Vita Chiesa

La preghiera di una nonna e di una nipotina ucraine ha concluso la Via Crucis in ospedale guidata dal Vescovo Nerbini

Questa testimonianza di dolore, ma aperta alla speranza della Resurrezione, ha chiuso la Via Crucis che il vescovo di Prato Giovanni Nerbini ha guidato intorno all’ospedale Santo Stefano. Per il terzo anno, il giorno del Venerdì Santo, il tradizionale rito che ripercorre la Passione e la morte di Cristo è stato vissuto nel luogo simbolo delle emergenza sanitaria. La prima edizione di questo gesto così significativo è stata fatta nel primo anno della pandemia, in pieno lockdown.

 

Anche quest’anno monsignor Nerbini ha sentito il dovere di tornare in ospedale per dare conforto con la sua presenza. Le stazioni sono state lette e commentate da medici, infermieri, dai volontari delle associazioni che quotidianamente si impegnano per i malati e dai membri dell’associazione Figli in cielo. L’ultimo momento della Via Crucis, dedicato alla Resurrezione di Cristo, una anticipazione del giorno di Pasqua, è stato affidato a una famiglia ucraina ospitata a Prato, composta dalla nonna Nadia, dalla figlia e dalla nipotina. «Mentre guardiamo il Cristo Crocifisso dobbiamo fare due cose – ha detto il Vescovo al termine del rito –, dire una serie di no: no alla guerra, no alla sopraffazione, e alcuni decisi sì: sì al dialogo, sì alla apertura alla vita».

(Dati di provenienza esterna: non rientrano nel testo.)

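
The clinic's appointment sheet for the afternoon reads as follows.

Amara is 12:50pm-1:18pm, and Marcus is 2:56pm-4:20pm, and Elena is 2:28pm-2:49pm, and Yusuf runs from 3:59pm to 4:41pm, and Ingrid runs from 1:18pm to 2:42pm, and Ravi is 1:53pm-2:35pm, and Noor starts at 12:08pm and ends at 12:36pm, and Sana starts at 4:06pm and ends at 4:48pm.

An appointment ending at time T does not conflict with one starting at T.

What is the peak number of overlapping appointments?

3

Walk through starts and ends in time order (an end at T is processed before a start at T):
12:08pm start Noor → 1
12:36pm end Noor → 0
12:50pm start Amara → 1
1:18pm end Amara → 0
1:18pm start Ingrid → 1
1:53pm start Ravi → 2
2:28pm start Elena → 3
2:35pm end Ravi → 2
2:42pm end Ingrid → 1
2:49pm end Elena → 0
2:56pm start Marcus → 1
3:59pm start Yusuf → 2
4:06pm start Sana → 3
4:20pm end Marcus → 2
4:41pm end Yusuf → 1
4:48pm end Sana → 0
Peak is 3, at 2:28pm (Elena, Ingrid, Ravi).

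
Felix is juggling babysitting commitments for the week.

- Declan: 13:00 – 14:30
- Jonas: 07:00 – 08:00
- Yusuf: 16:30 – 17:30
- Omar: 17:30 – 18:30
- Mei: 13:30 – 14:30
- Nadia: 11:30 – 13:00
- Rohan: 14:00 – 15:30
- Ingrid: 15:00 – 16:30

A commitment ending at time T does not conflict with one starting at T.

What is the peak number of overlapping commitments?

Sweep the timeline, counting +1 at each start and −1 at each end (ends before starts at a tie):
07:00 start Jonas → 1
08:00 end Jonas → 0
11:30 start Nadia → 1
13:00 end Nadia → 0
13:00 start Declan → 1
13:30 start Mei → 2
14:00 start Rohan → 3
14:30 end Declan → 2
14:30 end Mei → 1
15:00 start Ingrid → 2
15:30 end Rohan → 1
16:30 end Ingrid → 0
16:30 start Yusuf → 1
17:30 end Yusuf → 0
17:30 start Omar → 1
18:30 end Omar → 0
Peak is 3, at 14:00 (Declan, Mei, Rohan).

3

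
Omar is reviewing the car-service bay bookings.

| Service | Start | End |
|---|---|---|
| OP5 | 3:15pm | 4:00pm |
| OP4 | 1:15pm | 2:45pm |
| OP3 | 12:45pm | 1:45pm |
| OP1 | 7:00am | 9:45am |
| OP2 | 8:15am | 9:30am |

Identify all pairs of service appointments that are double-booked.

OP1 & OP2, OP3 & OP4

Check each pair: they overlap iff neither finishes before the other starts.
Sorted by start: OP1, OP2, OP3, OP4, OP5.
OP2 starts before OP1 ends → OP1 and OP2 overlap.
OP3 starts after OP1 ends — done with OP1.
OP3 starts after OP2 ends — done with OP2.
OP4 starts before OP3 ends → OP3 and OP4 overlap.
OP5 starts after OP3 ends.
OP5 starts after OP4 ends.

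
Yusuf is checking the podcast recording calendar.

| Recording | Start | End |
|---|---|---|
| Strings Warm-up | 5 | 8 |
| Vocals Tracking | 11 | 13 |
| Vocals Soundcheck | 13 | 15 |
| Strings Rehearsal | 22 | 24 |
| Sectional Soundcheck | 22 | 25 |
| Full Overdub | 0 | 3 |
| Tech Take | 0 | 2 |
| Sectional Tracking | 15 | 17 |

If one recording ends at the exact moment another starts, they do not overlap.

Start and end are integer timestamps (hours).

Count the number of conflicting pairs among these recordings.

2

Sorted by start: Full Overdub, Tech Take, Strings Warm-up, Vocals Tracking, Vocals Soundcheck, Sectional Tracking, Strings Rehearsal, Sectional Soundcheck.
Tech Take starts before Full Overdub ends → Full Overdub and Tech Take overlap.
Strings Warm-up starts after Full Overdub ends; Full Overdub is clear from here.
Strings Warm-up starts after Tech Take ends; Tech Take is clear from here.
Vocals Tracking starts after Strings Warm-up ends; Strings Warm-up is clear from here.
Vocals Soundcheck starts exactly when Vocals Tracking ends (back-to-back, no overlap); Vocals Tracking is clear from here.
Sectional Tracking starts exactly when Vocals Soundcheck ends (back-to-back, no overlap); Vocals Soundcheck is clear from here.
Strings Rehearsal starts after Sectional Tracking ends; Sectional Tracking is clear from here.
Sectional Soundcheck starts before Strings Rehearsal ends → Strings Rehearsal and Sectional Soundcheck overlap.
Overlapping pairs: Full Overdub & Tech Take, Sectional Soundcheck & Strings Rehearsal — 2 in total.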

Poi il Presule, come ha fatto all’indomani dello scoppio della guerra, è tornato a parlare della corsa alle armi: «Chiediamo davvero che questa Pasqua non ci faccia dimenticare i drammi che stiamo vivendo e che ci trovi responsabilmente impegnati a fare i passi che ci è possibile fare affinché la grande politica prenda decisioni importanti a tutti i livelli, perché cambi il modo di trovare le soluzioni ai problemi che si sono creati con il riarmo».

 

La Via Crucis è stata promossa dalla Cappellania ospedaliera guidata da don Carlo Bergamaschi e da don Giovanny Santa Colorado in accordo con la direzione del Santo Stefano. «Questo rito ha rappresentato un momento di condivisione e di sollievo per chi vive un periodo buio e pieno di incertezze», ha detto don Bergamaschi. 

 

Domani la veglia di Pasqua torna con tutti i suoi riti

Domani, Sabato Santo, con la fine delle restrizioni dovute alla pandemia, la solenne veglia di Pasqua potrà essere celebrata in tutte le sue parti come previsto dal rito. Nella cattedrale di Prato l’inizio è alle ore 22. La mattina di Pasqua, il vescovo Giovanni Nerbini celebra la prima messa del giorno nel carcere della Dogaia per i detenuti.

 

Domenica c’è la prima ostensione dell’anno

Il pomeriggio di Pasqua la tradizione è tutta pratese con l’ostensione del Sacro Cingolo mariano. Quello pasquale è uno dei cinque appuntamenti annuali nei quali la Chiesa di Prato rende omaggio alla preziosa reliquia custodita da otto secoli nella sua cattedrale. Intorno alle 18, il vescovo Giovanni mostrerà la Sacra Cintola prima all’interno del duomo poi sulla piazza, dal pulpito di Donatello ripetendo il gesto per tre volte. Il rito è preceduto dal canto dei vespri (con inizio alle ore 17,30) e dalle musiche d’organo eseguite dal canonico Marco Pratesi (a partire dalle 16,30). Alle 19 è prevista la celebrazione dell’ultima messa del giorno di Pasqua. Oltre al giorno della Resurrezione, il Sacro Cingolo viene mostrato alla venerazione dei fedeli anche il primo maggio, il 15 agosto, l’8 settembre e a Natale.